ProbateWhen a person dies, he or she usually leaves assets in the form of real property, stocks, bonds, money in bank accounts, personal property, etc. Through the probate process, the legal heirs of decedent are identified, the assets are marshaled, debts of the decedent are paid and the remainder is distributed to the legal heirs. If the decedent had executed a Last Will and Testament, the terms of the Will dictate how the assets are distributed. Usually the Will names a person to be appointed as a personal representative. Unless there is an objection, the court will appoint the person named in the Will to serve as the personal representative. It is this person who, working with an attorney, manages the administration of the probate. If no Will was executed during the decedent's life, Washington State statutes provide a framework for how the assets are distributed. In such a case, the court appoints someone to serve as the administrator (the name for the person who manages the probate when there is no Will or no one named in the Will).

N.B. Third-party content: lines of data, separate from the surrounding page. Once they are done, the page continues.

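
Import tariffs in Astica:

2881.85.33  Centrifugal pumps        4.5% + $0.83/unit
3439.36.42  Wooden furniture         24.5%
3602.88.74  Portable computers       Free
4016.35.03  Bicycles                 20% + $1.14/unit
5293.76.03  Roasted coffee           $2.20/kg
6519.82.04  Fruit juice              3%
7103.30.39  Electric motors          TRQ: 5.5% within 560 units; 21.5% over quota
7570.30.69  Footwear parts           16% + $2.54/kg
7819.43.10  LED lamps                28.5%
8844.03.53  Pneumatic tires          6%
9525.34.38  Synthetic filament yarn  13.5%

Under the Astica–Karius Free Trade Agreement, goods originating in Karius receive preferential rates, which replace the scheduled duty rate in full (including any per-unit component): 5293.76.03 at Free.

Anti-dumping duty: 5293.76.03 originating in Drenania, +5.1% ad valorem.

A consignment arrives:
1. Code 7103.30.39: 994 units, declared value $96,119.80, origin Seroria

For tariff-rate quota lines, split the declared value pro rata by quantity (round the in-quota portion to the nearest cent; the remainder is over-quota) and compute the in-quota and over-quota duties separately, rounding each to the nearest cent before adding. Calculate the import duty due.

Line 1 (7103.30.39, Seroria, 994 units, $96,119.80):
Code 7103.30.39 is under a tariff-rate quota (threshold 560 units). In-quota: 560 units at 5.5%; over-quota: 434 units at 21.5%.
Pro-rata value split: in-quota = $96,119.80 × 560/994 = $54,152.00; over-quota = $96,119.80 − $54,152.00 = $41,967.80.
In-quota duty = $54,152.00 × 5.5% = $2,978.36. Over-quota duty = $41,967.80 × 21.5% = $9,023.08.
Line duty = $2,978.36 + $9,023.08 = $12,001.44.

$12,001.44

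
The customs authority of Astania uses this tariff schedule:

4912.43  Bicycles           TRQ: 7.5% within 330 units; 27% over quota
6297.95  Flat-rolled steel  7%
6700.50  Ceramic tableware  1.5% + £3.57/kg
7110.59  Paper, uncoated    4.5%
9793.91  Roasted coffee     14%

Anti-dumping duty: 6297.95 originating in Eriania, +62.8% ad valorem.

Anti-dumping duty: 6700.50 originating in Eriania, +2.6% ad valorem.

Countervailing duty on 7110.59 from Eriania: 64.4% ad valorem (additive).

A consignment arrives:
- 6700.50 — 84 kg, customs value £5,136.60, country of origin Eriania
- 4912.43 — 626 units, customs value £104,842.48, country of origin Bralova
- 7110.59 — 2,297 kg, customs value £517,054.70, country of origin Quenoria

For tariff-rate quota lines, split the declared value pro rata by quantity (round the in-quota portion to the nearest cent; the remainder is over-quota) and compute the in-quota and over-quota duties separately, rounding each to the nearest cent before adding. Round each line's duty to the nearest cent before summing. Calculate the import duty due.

£41,308.07

Line 1 (6700.50, Eriania, 84 kg, £5,136.60):
Base rate for 6700.50 is 1.5% + £3.57/kg.
Additional duty on 6700.50 from Eriania: +2.6%. Applied ad valorem rate: 1.5% + 2.6% = 4.1%.
Duty = £5,136.60 × 4.1% + 84 × £3.57 = £510.48.
Line 2 (4912.43, Bralova, 626 units, £104,842.48):
Code 4912.43 is under a tariff-rate quota (threshold 330 units). In-quota: 330 units at 7.5%; over-quota: 296 units at 27%.
Pro-rata value split: in-quota = £104,842.48 × 330/626 = £55,268.40; over-quota = £104,842.48 − £55,268.40 = £49,574.08.
In-quota duty = £55,268.40 × 7.5% = £4,145.13. Over-quota duty = £49,574.08 × 27% = £13,385.00.
Line duty = £4,145.13 + £13,385.00 = £17,530.13.
Line 3 (7110.59, Quenoria, 2,297 kg, £517,054.70):
Base rate for 7110.59 is 4.5%.
The additional-duty order on 7110.59 targets Eriania, not Quenoria; it does not apply.
Duty = £517,054.70 × 4.5% = £23,267.46.
Total = £510.48 + £17,530.13 + £23,267.46 = £41,308.07.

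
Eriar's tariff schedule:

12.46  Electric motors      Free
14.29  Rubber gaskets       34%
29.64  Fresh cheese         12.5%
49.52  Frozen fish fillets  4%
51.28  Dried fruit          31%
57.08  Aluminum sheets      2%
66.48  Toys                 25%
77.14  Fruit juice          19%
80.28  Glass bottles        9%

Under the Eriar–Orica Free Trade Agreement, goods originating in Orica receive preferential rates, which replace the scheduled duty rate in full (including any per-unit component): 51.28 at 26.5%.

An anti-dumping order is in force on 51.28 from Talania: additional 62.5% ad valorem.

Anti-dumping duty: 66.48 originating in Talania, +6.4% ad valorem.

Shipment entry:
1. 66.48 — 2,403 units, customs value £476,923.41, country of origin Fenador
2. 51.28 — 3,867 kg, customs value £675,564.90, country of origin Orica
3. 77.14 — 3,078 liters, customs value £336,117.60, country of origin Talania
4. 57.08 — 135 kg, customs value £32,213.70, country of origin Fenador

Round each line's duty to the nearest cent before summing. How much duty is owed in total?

£362,762.16

Line 1 (66.48, Fenador, 2,403 units, £476,923.41):
Base rate for 66.48 is 25%.
The additional-duty order on 66.48 targets Talania, not Fenador; it does not apply.
Duty = £476,923.41 × 25% = £119,230.85.
Line 2 (51.28, Orica, 3,867 kg, £675,564.90):
Base rate for 51.28 is 31%.
Origin Orica qualifies under the Eriar–Orica agreement and 51.28 is covered: preferential rate 26.5% applies instead.
The additional-duty order on 51.28 targets Talania, not Orica; it does not apply.
Duty = £675,564.90 × 26.5% = £179,024.70.
Line 3 (77.14, Talania, 3,078 liters, £336,117.60):
Base rate for 77.14 is 19%.
Duty = £336,117.60 × 19% = £63,862.34.
Line 4 (57.08, Fenador, 135 kg, £32,213.70):
Base rate for 57.08 is 2%.
Duty = £32,213.70 × 2% = £644.27.
Total = £119,230.85 + £179,024.70 + £63,862.34 + £644.27 = £362,762.16.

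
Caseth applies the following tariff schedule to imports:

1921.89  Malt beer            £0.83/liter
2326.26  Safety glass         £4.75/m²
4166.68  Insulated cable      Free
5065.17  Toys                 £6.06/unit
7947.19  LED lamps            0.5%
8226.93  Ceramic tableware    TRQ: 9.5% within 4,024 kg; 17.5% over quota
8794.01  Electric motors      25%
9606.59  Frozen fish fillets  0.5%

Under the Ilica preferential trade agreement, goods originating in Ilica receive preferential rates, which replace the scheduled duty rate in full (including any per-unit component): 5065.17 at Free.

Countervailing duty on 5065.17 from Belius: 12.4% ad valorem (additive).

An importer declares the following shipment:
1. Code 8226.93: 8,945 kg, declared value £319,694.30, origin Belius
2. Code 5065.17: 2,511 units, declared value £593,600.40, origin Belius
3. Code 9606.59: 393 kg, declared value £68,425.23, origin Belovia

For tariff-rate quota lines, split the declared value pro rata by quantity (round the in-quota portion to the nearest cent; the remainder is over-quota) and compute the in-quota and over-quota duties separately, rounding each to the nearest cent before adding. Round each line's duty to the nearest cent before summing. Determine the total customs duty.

Line 1 (8226.93, Belius, 8,945 kg, £319,694.30):
Code 8226.93 is under a tariff-rate quota (threshold 4,024 kg). In-quota: 4,024 kg at 9.5%; over-quota: 4,921 kg at 17.5%.
Pro-rata value split: in-quota = £319,694.30 × 4,024/8,945 = £143,817.76; over-quota = £319,694.30 − £143,817.76 = £175,876.54.
In-quota duty = £143,817.76 × 9.5% = £13,662.69. Over-quota duty = £175,876.54 × 17.5% = £30,778.39.
Line duty = £13,662.69 + £30,778.39 = £44,441.08.
Line 2 (5065.17, Belius, 2,511 units, £593,600.40):
Base rate for 5065.17 is £6.06/unit.
5065.17 has an FTA preferential rate, but origin Belius is not Ilica; base rate stands.
Additional duty on 5065.17 from Belius: +12.4% ad valorem. Applied ad valorem rate = 12.4%.
Duty = £593,600.40 × 12.4% + 2,511 × £6.06 = £88,823.11.
Line 3 (9606.59, Belovia, 393 kg, £68,425.23):
Base rate for 9606.59 is 0.5%.
Duty = £68,425.23 × 0.5% = £342.13.
Total = £44,441.08 + £88,823.11 + £342.13 = £133,606.32.

£133,606.32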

During the course of a probate the Washington State statutes guide the attorney and the personal representative at every turn. Certain notices must be provided to potential heirs and to those that the decedent may have owed money before death. Sometimes the personal representative will be granted powers by the court to administer the probate without further intervention of the court. Sometimes, the court does not grant such authority and the personal representative must obtain court approval of most actions.
There are occasions in which someone feels that the decedent's Will was not validly executed. In such a case, a law suit, called a will contest, may be filed with the court within four months of the opening of the probate. Once all the disputes are resolved, the assets distributed and fees paid, the personal representative reports this to the court and the court will enter an order closing the probate.